Perbedaan karakteristik pengguna TI dipengaruhi juga
oleh banyak faktor , salah satunya
adalah aspek prilaku. Prilaku ini dipengaruhi oleh persepsi pengguna
terhadap TI yang secara teoritis dideskripsikan oleh para ahli pengembang TI
sebagai pengguna dan pengaruhnya terhadap penggunaan komputer (Davis,et.al
1989; Ferguson, 1991). Berdasarkan aspek keprilakuan pengguna (user) yang
juga turut mempengaruhi persepsi dan sikap dalam menerima penggunaan TI.

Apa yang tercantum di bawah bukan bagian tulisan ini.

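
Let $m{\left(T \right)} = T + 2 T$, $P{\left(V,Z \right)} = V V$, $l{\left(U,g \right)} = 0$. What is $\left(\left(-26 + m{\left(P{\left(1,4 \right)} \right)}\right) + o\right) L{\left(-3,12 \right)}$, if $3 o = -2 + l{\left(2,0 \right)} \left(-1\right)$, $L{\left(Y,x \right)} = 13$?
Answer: $- \frac{923}{3} \approx -307.67$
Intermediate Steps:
$P{\left(V,Z \right)} = V^{2}$
$o = - \frac{2}{3}$ ($o = \frac{-2 + 0 \left(-1\right)}{3} = \frac{-2 + 0}{3} = \frac{1}{3} \left(-2\right) = - \frac{2}{3} \approx -0.66667$)
$m{\left(T \right)} = 3 T$
$\left(\left(-26 + m{\left(P{\left(1,4 \right)} \right)}\right) + o\right) L{\left(-3,12 \right)} = \left(\left(-26 + 3 \cdot 1^{2}\right) - \frac{2}{3}\right) 13 = \left(\left(-26 + 3 \cdot 1\right) - \frac{2}{3}\right) 13 = \left(\left(-26 + 3\right) - \frac{2}{3}\right) 13 = \left(-23 - \frac{2}{3}\right) 13 = \left(- \frac{71}{3}\right) 13 = - \frac{923}{3}$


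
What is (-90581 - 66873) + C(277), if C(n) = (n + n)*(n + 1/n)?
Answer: -3994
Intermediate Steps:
C(n) = 2*n*(n + 1/n) (C(n) = (2*n)*(n + 1/n) = 2*n*(n + 1/n))
(-90581 - 66873) + C(277) = (-90581 - 66873) + (2 + 2*277**2) = -157454 + (2 + 2*76729) = -157454 + (2 + 153458) = -157454 + 153460 = -3994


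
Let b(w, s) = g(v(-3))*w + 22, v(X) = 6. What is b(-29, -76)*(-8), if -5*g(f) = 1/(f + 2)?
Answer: -909/5 ≈ -181.80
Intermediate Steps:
g(f) = -1/(5*(2 + f)) (g(f) = -1/(5*(f + 2)) = -1/(5*(2 + f)))
b(w, s) = 22 - w/40 (b(w, s) = (-1/(10 + 5*6))*w + 22 = (-1/(10 + 30))*w + 22 = (-1/40)*w + 22 = (-1*1/40)*w + 22 = -w/40 + 22 = 22 - w/40)
b(-29, -76)*(-8) = (22 - 1/40*(-29))*(-8) = (22 + 29/40)*(-8) = (909/40)*(-8) = -909/5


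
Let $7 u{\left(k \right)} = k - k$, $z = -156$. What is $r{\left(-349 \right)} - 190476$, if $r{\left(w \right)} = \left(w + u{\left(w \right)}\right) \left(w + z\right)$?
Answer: $-14231$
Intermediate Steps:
$u{\left(k \right)} = 0$ ($u{\left(k \right)} = \frac{k - k}{7} = \frac{1}{7} \cdot 0 = 0$)
$r{\left(w \right)} = w \left(-156 + w\right)$ ($r{\left(w \right)} = \left(w + 0\right) \left(w - 156\right) = w \left(-156 + w\right)$)
$r{\left(-349 \right)} - 190476 = - 349 \left(-156 - 349\right) - 190476 = \left(-349\right) \left(-505\right) - 190476 = 176245 - 190476 = -14231$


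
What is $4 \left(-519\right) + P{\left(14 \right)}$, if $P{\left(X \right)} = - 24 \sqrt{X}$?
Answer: $-2076 - 24 \sqrt{14} \approx -2165.8$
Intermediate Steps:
$4 \left(-519\right) + P{\left(14 \right)} = 4 \left(-519\right) - 24 \sqrt{14} = -2076 - 24 \sqrt{14}$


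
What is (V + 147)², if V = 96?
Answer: 59049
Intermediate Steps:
(V + 147)² = (96 + 147)² = 243² = 59049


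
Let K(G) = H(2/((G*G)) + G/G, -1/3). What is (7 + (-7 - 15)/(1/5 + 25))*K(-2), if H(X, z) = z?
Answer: -386/189 ≈ -2.0423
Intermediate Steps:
K(G) = -⅓ (K(G) = -1/3 = -1*⅓ = -⅓)
(7 + (-7 - 15)/(1/5 + 25))*K(-2) = (7 + (-7 - 15)/(1/5 + 25))*(-⅓) = (7 - 22/(⅕ + 25))*(-⅓) = (7 - 22/126/5)*(-⅓) = (7 - 22*5/126)*(-⅓) = (7 - 55/63)*(-⅓) = (386/63)*(-⅓) = -386/189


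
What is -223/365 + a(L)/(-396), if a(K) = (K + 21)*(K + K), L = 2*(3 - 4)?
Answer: -15142/36135 ≈ -0.41904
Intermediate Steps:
L = -2 (L = 2*(-1) = -2)
a(K) = 2*K*(21 + K) (a(K) = (21 + K)*(2*K) = 2*K*(21 + K))
-223/365 + a(L)/(-396) = -223/365 + (2*(-2)*(21 - 2))/(-396) = -223*1/365 + (2*(-2)*19)*(-1/396) = -223/365 - 76*(-1/396) = -223/365 + 19/99 = -15142/36135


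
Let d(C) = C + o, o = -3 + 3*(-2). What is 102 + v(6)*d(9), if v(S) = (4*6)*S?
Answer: 102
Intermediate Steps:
o = -9 (o = -3 - 6 = -9)
v(S) = 24*S
d(C) = -9 + C (d(C) = C - 9 = -9 + C)
102 + v(6)*d(9) = 102 + (24*6)*(-9 + 9) = 102 + 144*0 = 102 + 0 = 102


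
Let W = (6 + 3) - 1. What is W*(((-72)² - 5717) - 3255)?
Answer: -30304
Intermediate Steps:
W = 8 (W = 9 - 1 = 8)
W*(((-72)² - 5717) - 3255) = 8*(((-72)² - 5717) - 3255) = 8*((5184 - 5717) - 3255) = 8*(-533 - 3255) = 8*(-3788) = -30304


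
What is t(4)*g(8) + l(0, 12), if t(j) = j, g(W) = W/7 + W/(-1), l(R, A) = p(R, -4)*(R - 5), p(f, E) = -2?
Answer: -122/7 ≈ -17.429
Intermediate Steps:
l(R, A) = 10 - 2*R (l(R, A) = -2*(R - 5) = -2*(-5 + R) = 10 - 2*R)
g(W) = -6*W/7 (g(W) = W*(⅐) + W*(-1) = W/7 - W = -6*W/7)
t(4)*g(8) + l(0, 12) = 4*(-6/7*8) + (10 - 2*0) = 4*(-48/7) + (10 + 0) = -192/7 + 10 = -122/7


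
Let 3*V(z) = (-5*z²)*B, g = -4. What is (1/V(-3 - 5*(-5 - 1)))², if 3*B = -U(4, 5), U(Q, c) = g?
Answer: 1/2624400 ≈ 3.8104e-7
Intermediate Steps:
U(Q, c) = -4
B = 4/3 (B = (-1*(-4))/3 = (⅓)*4 = 4/3 ≈ 1.3333)
V(z) = -20*z²/9 (V(z) = (-5*z²*(4/3))/3 = (-20*z²/3)/3 = -20*z²/9)
(1/V(-3 - 5*(-5 - 1)))² = (1/(-20*(-3 - 5*(-5 - 1))²/9))² = (1/(-20*(-3 - 5*(-6))²/9))² = (1/(-20*(-3 + 30)²/9))² = (1/(-20/9*27²))² = (1/(-20/9*729))² = (1/(-1620))² = (-1/1620)² = 1/2624400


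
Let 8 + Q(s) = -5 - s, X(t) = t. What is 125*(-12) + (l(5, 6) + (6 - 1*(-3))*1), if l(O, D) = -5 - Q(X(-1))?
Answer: -1484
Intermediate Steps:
Q(s) = -13 - s (Q(s) = -8 + (-5 - s) = -13 - s)
l(O, D) = 7 (l(O, D) = -5 - (-13 - 1*(-1)) = -5 - (-13 + 1) = -5 - 1*(-12) = -5 + 12 = 7)
125*(-12) + (l(5, 6) + (6 - 1*(-3))*1) = 125*(-12) + (7 + (6 - 1*(-3))*1) = -1500 + (7 + (6 + 3)*1) = -1500 + (7 + 9*1) = -1500 + (7 + 9) = -1500 + 16 = -1484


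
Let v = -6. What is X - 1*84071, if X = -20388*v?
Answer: 38257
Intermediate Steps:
X = 122328 (X = -20388*(-6) = 122328)
X - 1*84071 = 122328 - 1*84071 = 122328 - 84071 = 38257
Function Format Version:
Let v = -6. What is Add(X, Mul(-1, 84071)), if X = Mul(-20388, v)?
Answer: 38257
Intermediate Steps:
X = 122328 (X = Mul(-20388, -6) = 122328)
Add(X, Mul(-1, 84071)) = Add(122328, Mul(-1, 84071)) = Add(122328, -84071) = 38257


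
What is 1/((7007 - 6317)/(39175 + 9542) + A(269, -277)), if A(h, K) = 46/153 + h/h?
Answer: 828189/1088917 ≈ 0.76056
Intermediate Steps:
A(h, K) = 199/153 (A(h, K) = 46*(1/153) + 1 = 46/153 + 1 = 199/153)
1/((7007 - 6317)/(39175 + 9542) + A(269, -277)) = 1/((7007 - 6317)/(39175 + 9542) + 199/153) = 1/(690/48717 + 199/153) = 1/(690*(1/48717) + 199/153) = 1/(230/16239 + 199/153) = 1/(1088917/828189) = 828189/1088917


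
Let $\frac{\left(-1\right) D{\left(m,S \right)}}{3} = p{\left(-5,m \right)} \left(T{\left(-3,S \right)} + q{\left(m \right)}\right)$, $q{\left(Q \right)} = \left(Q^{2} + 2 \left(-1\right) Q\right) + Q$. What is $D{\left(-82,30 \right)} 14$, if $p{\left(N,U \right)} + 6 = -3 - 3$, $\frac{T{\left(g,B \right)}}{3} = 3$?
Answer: $3434760$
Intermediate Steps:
$T{\left(g,B \right)} = 9$ ($T{\left(g,B \right)} = 3 \cdot 3 = 9$)
$p{\left(N,U \right)} = -12$ ($p{\left(N,U \right)} = -6 - 6 = -12$)
$q{\left(Q \right)} = Q^{2} - Q$ ($q{\left(Q \right)} = \left(Q^{2} - 2 Q\right) + Q = Q^{2} - Q$)
$D{\left(m,S \right)} = 324 + 36 m \left(-1 + m\right)$ ($D{\left(m,S \right)} = - 3 \left(- 12 \left(9 + m \left(-1 + m\right)\right)\right) = - 3 \left(-108 - 12 m \left(-1 + m\right)\right) = 324 + 36 m \left(-1 + m\right)$)
$D{\left(-82,30 \right)} 14 = \left(324 + 36 \left(-82\right) \left(-1 - 82\right)\right) 14 = \left(324 + 36 \left(-82\right) \left(-83\right)\right) 14 = \left(324 + 245016\right) 14 = 245340 \cdot 14 = 3434760$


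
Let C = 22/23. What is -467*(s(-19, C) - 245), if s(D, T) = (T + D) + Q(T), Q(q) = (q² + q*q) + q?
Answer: 64294692/529 ≈ 1.2154e+5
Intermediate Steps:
C = 22/23 (C = 22*(1/23) = 22/23 ≈ 0.95652)
Q(q) = q + 2*q² (Q(q) = (q² + q²) + q = 2*q² + q = q + 2*q²)
s(D, T) = D + T + T*(1 + 2*T) (s(D, T) = (T + D) + T*(1 + 2*T) = (D + T) + T*(1 + 2*T) = D + T + T*(1 + 2*T))
-467*(s(-19, C) - 245) = -467*((-19 + 22/23 + 22*(1 + 2*(22/23))/23) - 245) = -467*((-19 + 22/23 + 22*(1 + 44/23)/23) - 245) = -467*((-19 + 22/23 + (22/23)*(67/23)) - 245) = -467*((-19 + 22/23 + 1474/529) - 245) = -467*(-8071/529 - 245) = -467*(-137676/529) = 64294692/529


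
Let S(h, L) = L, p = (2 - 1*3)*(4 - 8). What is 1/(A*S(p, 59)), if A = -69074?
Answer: -1/4075366 ≈ -2.4538e-7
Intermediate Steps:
p = 4 (p = (2 - 3)*(-4) = -1*(-4) = 4)
1/(A*S(p, 59)) = 1/(-69074*59) = -1/69074*1/59 = -1/4075366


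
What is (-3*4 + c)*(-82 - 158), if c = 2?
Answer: 2400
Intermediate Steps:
(-3*4 + c)*(-82 - 158) = (-3*4 + 2)*(-82 - 158) = (-12 + 2)*(-240) = -10*(-240) = 2400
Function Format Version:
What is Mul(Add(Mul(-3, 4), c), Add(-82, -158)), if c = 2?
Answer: 2400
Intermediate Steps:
Mul(Add(Mul(-3, 4), c), Add(-82, -158)) = Mul(Add(Mul(-3, 4), 2), Add(-82, -158)) = Mul(Add(-12, 2), -240) = Mul(-10, -240) = 2400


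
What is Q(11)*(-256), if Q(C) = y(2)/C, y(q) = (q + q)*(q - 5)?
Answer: 3072/11 ≈ 279.27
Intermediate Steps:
y(q) = 2*q*(-5 + q) (y(q) = (2*q)*(-5 + q) = 2*q*(-5 + q))
Q(C) = -12/C (Q(C) = (2*2*(-5 + 2))/C = (2*2*(-3))/C = -12/C)
Q(11)*(-256) = -12/11*(-256) = 3072/11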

Prilaku dapat ditunjukkan dengan belum siapnya pemerintah daerah dalam
mengadopsi TI dalam meningkatkan pelayanan kepada masyarakat serta
mengedepankan transparasi dan akuntabilitas.
Peran teknologi
informasi bagi sebuah perusahaan dapat kita
lihat dengan menggunakan kategori yang diperkenalkan oleh G.R. Terry, ada 5
peranan mendasar teknologi informasi di sebuah perusahaan, yaitu:
Fungsi Operasional akan
membuat struktur organisasi menjadi lebih ramping telah diambil alih fungsinya
oleh teknologi informasi
Fungsi Monitoring and
Control mengandung arti bahwa keberadaan
teknologi informasi akan menjadi bagian yang tidak terpisahkan dengan aktivitas
di level manajerial embedded di dalam setiap fungsi manajer, sehingga struktur
organisasi unit terkait dengannya harus dapat memiliki span of control atau
peer relationship yang memungkinkan terjadinya interaksi efektif dengan para
manajer di perusahaan terkait.
Fungsi Planning and
Decision mengangkat teknologi informasi
ke tataran peran yang lebih strategis lagi karena keberadaannya sebagai enabler
dari rencana bisnis perusahaan dan merupakan sebuah knowledge generator bagi
para pimpinan perusahaan yang dihadapkan pada realitas untuk mengambil sejumlah
keputusan penting sehari-harinya
Fungsi Communication
secara prinsip termasuk ke dalam firm infrastructure dalam era organisasi modern
dimana teknologi informasi ditempatkan posisinya sebagai sarana atau media
individu perusahaan dalam berkomunikasi, berkolaborasi, berkooperasi, dan
berinteraksi.
Fungsi Interorganisational merupakan sebuah peranan yang cukup unik karena
dipicu oleh semangat globalisasi yang memaksa perusahaan untuk melakukan
kolaborasi atau menjalin kemitraan dengan sejumlah perusahaan lain.